As an artist and holder of intellectual copyright, I still feel that there is a lack of constructive solutions to this ever-growing problem: How are artists supposed to make a living. There is no reversing in the road to “Open Everything” and this is a good thing. Yes, the majority of the entertainment industry with its arrogance and short sightedness has failed to act on this. However, in my experience, most of those advocating ‘free internet’ and ‘free content’ and the ‘abolishment of intellectual copyright’ are not intellectual copyright holders and do not have a full appreciation of what it means to be an independent, up and coming artist and have no idea just how much of an industry it is. Please, let’s get together, learn from one another and crowd source some actual solutions that will enable artists to make at least a modest living.

I’ve been asked a lot why I have not gone down the crowd-funding road. Although I’ve been tempted and have a few friends (mostly American) who have used Pledge and similar platforms successfully, I have a real problem with the actual concept. I feel that living off fan donations is not viable by any stretch of the imagination. It’s like owning a shop, but asking all your customers to donate money towards the shop’s rent before they enter to buy things… I’ve seen too many cringe worthy crowd-funding videos of timid artists, trying to keep their cool whilst saying things like: “Oh, and if you donate this much, you can have this jacket I’m wearing too – and here’s a picture I drew yesterday, which you’ll get if you through in an extra 10 quid”. It’s not that I haven’t seen artists who have crafted very sweet and appropriate crowd funding campaigns, it’s just that I’ve seen too many that haven’t.

As of late, Amanda Palmer has hit the headlines with her very successful crowd funding campaign. I loved her video (and love her Ukelele Anthem too!), but let’s get one thing straight: Amanda Palmer was part of the very successful group ‘The Dresden Dolls’ who released two studio albums with major label backing and billboard chat placements, world tours, etc. For an artist who has had a successful career of about 10 years and an international fan base of size to suit, of course you can achieve a great result like she has. It is important to keep in mind that it costs a lot of time, resources and money to get to a point where one has a fan base large enough to ‘live off’. I know that might not be a very cool thing to say, but it’s true, so there!

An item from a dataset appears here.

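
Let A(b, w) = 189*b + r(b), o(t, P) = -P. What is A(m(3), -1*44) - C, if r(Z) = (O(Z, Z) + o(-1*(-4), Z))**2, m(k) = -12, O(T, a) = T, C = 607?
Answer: -2875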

So where should support come from?

Some countries seem to put a lot more value on new music and do a much better job in funding talent, such as Switzerland, Germany and the Nordic Countries. It is a little ironic that the countries responsible for the majority of groundbreaking music, the UK and the USA, provide so little funding opportunities for the arts.

I really don’t care if you download my music for free, I may even encourage you to do so – but we can’t survive in the new if we don’t shake up the old and at the moment I feel stuck between an industry that won’t move and a world of technology that’s growing exponentially. We need a new, radically different support system and I have yet to hear anyone come up with viable ideas – let’s get thinking!!

3 Replies to “Thoughts on Intellectual copyright, crowd-funding and other fun stuff”

  1. Pingback: Fan-funding albums
  2. “I feel stuck between an industry that won’t move and a world of technology that’s growing exponentially.”

    Absolutely! I don’t think that there is ever going to be a ‘top down’ solution (i.e. a group of “authoritative” people who band together and make up a new set of rules to fix the music industry”.

    Instead, I optimistically envision bigger change looming when the rapid advances in technology actually start to take care of the worlds bigger problems, energy crisis, food and resource shortages, poverty, health care etc.
    When some real headway is made in those areas, then we won’t really have so much pressure on the whole “make a living” thing, there will be plenty of “living” to go around, more free time to do as one pleases, focus on actual good causes and of course taken under the wings will be the arts and creative pursuits.

    The only actual proposed ideal that comes close to this are those trying to propose REAL change like The Venus Project, Zeitgeist Movement, etc.

    Thanks for the food for thought!